Successive Convexification for Hypersonic Reentry Guidance

This talk introduces Auto-tuned Primal-Dual Successive Convexification (Auto-SCvx), an algorithm designed to reliably generate dynamically feasible trajectories for constrained hypersonic reentry problems. The method solves a sequence of convex subproblems that converge to a solution of the original nonconvex optimal control problem. A key feature of Auto-SCvx is its closed-form update of dual variables, which adaptively tunes constraint penalty weights, eliminating the need for manual hyperparameter tuning. As NASA and commercial space programs increasingly pursue human-rated and reusable launch vehicles, reentry trajectory planning has become a critical application. Developing efficient, reliable algorithms for these sensitive problems—where strong coupling often exists between mission parameters and algorithm hyperparameters—is essential to enabling robust, scalable solutions.
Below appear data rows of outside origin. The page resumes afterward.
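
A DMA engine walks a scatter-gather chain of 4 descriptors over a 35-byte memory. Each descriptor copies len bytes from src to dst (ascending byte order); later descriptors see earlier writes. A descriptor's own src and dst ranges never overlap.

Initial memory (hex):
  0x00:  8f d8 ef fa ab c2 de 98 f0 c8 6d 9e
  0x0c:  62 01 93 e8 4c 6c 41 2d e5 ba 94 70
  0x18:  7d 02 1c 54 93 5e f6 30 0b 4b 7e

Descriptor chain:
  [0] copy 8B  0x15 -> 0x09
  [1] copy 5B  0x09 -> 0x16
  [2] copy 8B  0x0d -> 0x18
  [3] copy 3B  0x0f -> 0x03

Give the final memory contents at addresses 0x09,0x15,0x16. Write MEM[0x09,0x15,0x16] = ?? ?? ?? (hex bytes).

MEM[0x09,0x15,0x16] = ba ba ba

#0 dst[0x09+8] := {0xba,0x94,0x70,0x7d,0x02,0x1c,0x54,0x93}
#1 dst[0x16+5] := {0xba,0x94,0x70,0x7d,0x02}
#2 dst[0x18+8] := {0x02,0x1c,0x54,0x93,0x6c,0x41,0x2d,0xe5}
#3 dst[0x03+3] := {0x54,0x93,0x6c}
query mem[0x09]=0xba, mem[0x15]=0xba, mem[0x16]=0xba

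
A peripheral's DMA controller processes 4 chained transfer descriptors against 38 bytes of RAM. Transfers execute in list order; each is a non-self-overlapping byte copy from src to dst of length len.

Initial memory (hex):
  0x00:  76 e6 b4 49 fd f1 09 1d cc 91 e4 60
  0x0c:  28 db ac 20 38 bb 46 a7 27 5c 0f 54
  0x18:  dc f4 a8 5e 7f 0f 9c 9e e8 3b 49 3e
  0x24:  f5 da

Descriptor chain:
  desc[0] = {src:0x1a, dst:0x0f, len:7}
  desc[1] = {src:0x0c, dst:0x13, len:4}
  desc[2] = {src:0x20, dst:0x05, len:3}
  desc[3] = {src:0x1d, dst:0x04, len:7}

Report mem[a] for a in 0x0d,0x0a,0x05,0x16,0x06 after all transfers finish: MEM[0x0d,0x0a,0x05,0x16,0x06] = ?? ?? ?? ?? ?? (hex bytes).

MEM[0x0d,0x0a,0x05,0x16,0x06] = db 3e 9c a8 9e

  after D0: wrote 7B at 0x0f = a85e7f0f9c9ee8
  after D1: wrote 4B at 0x13 = 28dbaca8
  after D2: wrote 3B at 0x05 = e83b49
  after D3: wrote 7B at 0x04 = 0f9c9ee83b493e
query mem[0x0d]=0xdb, mem[0x0a]=0x3e, mem[0x05]=0x9c, mem[0x16]=0xa8, mem[0x06]=0x9e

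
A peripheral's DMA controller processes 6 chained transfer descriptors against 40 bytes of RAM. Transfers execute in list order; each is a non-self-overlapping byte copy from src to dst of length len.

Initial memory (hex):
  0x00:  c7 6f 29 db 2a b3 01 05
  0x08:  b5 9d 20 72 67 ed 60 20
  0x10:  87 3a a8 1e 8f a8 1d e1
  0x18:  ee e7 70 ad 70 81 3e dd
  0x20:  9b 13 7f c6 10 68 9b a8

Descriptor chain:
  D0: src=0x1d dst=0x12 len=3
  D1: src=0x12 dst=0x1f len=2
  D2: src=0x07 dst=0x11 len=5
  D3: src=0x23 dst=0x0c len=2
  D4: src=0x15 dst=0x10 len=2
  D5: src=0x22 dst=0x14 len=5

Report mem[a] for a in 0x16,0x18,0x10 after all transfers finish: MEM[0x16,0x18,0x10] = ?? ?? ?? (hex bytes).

MEM[0x16,0x18,0x10] = 10 9b 72

[0] 0x1d->0x12 len=3 : 81 3e dd
[1] 0x12->0x1f len=2 : 81 3e
[2] 0x07->0x11 len=5 : 05 b5 9d 20 72
[3] 0x23->0x0c len=2 : c6 10
[4] 0x15->0x10 len=2 : 72 1d
[5] 0x22->0x14 len=5 : 7f c6 10 68 9b
query mem[0x16]=0x10, mem[0x18]=0x9b, mem[0x10]=0x72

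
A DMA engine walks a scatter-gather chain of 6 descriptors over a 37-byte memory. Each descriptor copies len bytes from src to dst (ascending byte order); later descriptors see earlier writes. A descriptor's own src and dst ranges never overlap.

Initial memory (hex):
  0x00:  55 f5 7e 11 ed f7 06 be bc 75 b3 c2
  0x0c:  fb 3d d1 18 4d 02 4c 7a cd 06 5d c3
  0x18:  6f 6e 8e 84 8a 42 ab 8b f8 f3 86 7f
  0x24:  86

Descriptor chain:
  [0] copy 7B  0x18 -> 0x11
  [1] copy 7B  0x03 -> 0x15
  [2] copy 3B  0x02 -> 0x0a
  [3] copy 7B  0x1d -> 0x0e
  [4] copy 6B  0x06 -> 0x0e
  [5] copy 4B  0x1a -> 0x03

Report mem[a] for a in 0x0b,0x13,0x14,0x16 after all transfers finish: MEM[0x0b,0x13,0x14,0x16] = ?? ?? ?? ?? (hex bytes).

[0] 0x18->0x11 len=7 : 6f 6e 8e 84 8a 42 ab
[1] 0x03->0x15 len=7 : 11 ed f7 06 be bc 75
[2] 0x02->0x0a len=3 : 7e 11 ed
[3] 0x1d->0x0e len=7 : 42 ab 8b f8 f3 86 7f
[4] 0x06->0x0e len=6 : 06 be bc 75 7e 11
[5] 0x1a->0x03 len=4 : bc 75 8a 42
query mem[0x0b]=0x11, mem[0x13]=0x11, mem[0x14]=0x7f, mem[0x16]=0xed

MEM[0x0b,0x13,0x14,0x16] = 11 11 7f ed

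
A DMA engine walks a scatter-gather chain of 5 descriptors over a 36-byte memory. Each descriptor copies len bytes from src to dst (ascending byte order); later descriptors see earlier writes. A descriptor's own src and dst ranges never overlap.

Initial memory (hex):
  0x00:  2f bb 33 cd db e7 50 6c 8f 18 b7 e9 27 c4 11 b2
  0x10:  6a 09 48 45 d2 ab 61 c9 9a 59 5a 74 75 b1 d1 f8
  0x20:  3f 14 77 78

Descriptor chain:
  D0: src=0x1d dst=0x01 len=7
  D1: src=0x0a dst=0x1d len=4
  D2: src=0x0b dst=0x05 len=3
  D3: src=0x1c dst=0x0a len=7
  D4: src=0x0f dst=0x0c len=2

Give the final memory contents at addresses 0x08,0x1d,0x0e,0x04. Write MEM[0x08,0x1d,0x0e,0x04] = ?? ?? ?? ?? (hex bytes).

#0 dst[0x01+7] := {0xb1,0xd1,0xf8,0x3f,0x14,0x77,0x78}
#1 dst[0x1d+4] := {0xb7,0xe9,0x27,0xc4}
#2 dst[0x05+3] := {0xe9,0x27,0xc4}
#3 dst[0x0a+7] := {0x75,0xb7,0xe9,0x27,0xc4,0x14,0x77}
#4 dst[0x0c+2] := {0x14,0x77}
query mem[0x08]=0x8f, mem[0x1d]=0xb7, mem[0x0e]=0xc4, mem[0x04]=0x3f

MEM[0x08,0x1d,0x0e,0x04] = 8f b7 c4 3f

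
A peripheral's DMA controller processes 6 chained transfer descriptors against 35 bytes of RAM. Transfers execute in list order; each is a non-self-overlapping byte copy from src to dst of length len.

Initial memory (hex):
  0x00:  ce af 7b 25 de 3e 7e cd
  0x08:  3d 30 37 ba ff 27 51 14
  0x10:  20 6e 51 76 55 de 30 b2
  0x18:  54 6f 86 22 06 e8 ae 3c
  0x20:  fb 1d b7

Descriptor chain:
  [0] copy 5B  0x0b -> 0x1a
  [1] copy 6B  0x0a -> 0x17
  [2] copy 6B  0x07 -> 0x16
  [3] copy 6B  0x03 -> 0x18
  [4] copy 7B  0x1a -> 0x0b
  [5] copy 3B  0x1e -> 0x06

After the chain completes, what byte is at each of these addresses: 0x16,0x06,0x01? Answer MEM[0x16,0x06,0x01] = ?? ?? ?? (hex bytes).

MEM[0x16,0x06,0x01] = cd 14 af

D0: mem[0x1a..0x1e] <- [ba ff 27 51 14]
D1: mem[0x17..0x1c] <- [37 ba ff 27 51 14]
D2: mem[0x16..0x1b] <- [cd 3d 30 37 ba ff]
D3: mem[0x18..0x1d] <- [25 de 3e 7e cd 3d]
D4: mem[0x0b..0x11] <- [3e 7e cd 3d 14 3c fb]
D5: mem[0x06..0x08] <- [14 3c fb]
query mem[0x16]=0xcd, mem[0x06]=0x14, mem[0x01]=0xaf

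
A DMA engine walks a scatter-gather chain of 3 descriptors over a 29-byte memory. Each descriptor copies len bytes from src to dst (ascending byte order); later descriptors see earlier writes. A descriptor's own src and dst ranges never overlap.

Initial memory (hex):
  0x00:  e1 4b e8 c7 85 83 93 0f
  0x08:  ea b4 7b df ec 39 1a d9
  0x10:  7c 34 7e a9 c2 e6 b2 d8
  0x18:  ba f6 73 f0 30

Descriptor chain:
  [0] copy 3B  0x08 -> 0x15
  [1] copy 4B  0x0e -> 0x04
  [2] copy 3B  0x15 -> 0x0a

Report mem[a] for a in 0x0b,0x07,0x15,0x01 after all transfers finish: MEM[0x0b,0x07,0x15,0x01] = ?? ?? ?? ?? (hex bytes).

MEM[0x0b,0x07,0x15,0x01] = b4 34 ea 4b

  after D0: wrote 3B at 0x15 = eab47b
  after D1: wrote 4B at 0x04 = 1ad97c34
  after D2: wrote 3B at 0x0a = eab47b
query mem[0x0b]=0xb4, mem[0x07]=0x34, mem[0x15]=0xea, mem[0x01]=0x4b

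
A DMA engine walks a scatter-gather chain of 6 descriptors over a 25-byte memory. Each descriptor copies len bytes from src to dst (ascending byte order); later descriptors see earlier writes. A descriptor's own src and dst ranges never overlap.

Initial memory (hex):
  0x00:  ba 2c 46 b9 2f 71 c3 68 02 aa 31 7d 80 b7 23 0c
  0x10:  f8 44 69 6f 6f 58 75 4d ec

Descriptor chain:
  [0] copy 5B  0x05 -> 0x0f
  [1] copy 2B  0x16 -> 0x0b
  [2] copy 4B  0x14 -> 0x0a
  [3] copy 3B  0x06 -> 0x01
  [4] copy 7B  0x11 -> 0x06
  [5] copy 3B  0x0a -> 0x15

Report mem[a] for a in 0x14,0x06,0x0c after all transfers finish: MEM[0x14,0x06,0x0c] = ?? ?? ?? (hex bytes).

[0] 0x05->0x0f len=5 : 71 c3 68 02 aa
[1] 0x16->0x0b len=2 : 75 4d
[2] 0x14->0x0a len=4 : 6f 58 75 4d
[3] 0x06->0x01 len=3 : c3 68 02
[4] 0x11->0x06 len=7 : 68 02 aa 6f 58 75 4d
[5] 0x0a->0x15 len=3 : 58 75 4d
query mem[0x14]=0x6f, mem[0x06]=0x68, mem[0x0c]=0x4d

MEM[0x14,0x06,0x0c] = 6f 68 4d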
Skye Mceowen, Researcher & PhD Candidate | UW Autonomous Controls Lab

Skye Mceowen is a Ph.D. candidate and researcher in Aeronautics and Astronautics at the University of Washington, specializing in convex optimization-based trajectory planning for aerospace vehicles. Her work focuses on sequential convex programming, particularly the Auto-SCvx algorithm—an auto-tuned primal-dual successive convexification method—applied to both aerial quadrotor drones and hypersonic reentry vehicles. This research earned her the 2025 AIAA SciTech Graduate Student Paper Award. Skye previously managed the Autonomous Controls Lab’s physical research space and has had multiple internships across the aerospace industry over the past decade, including roles at SpaceX and Blue Origin.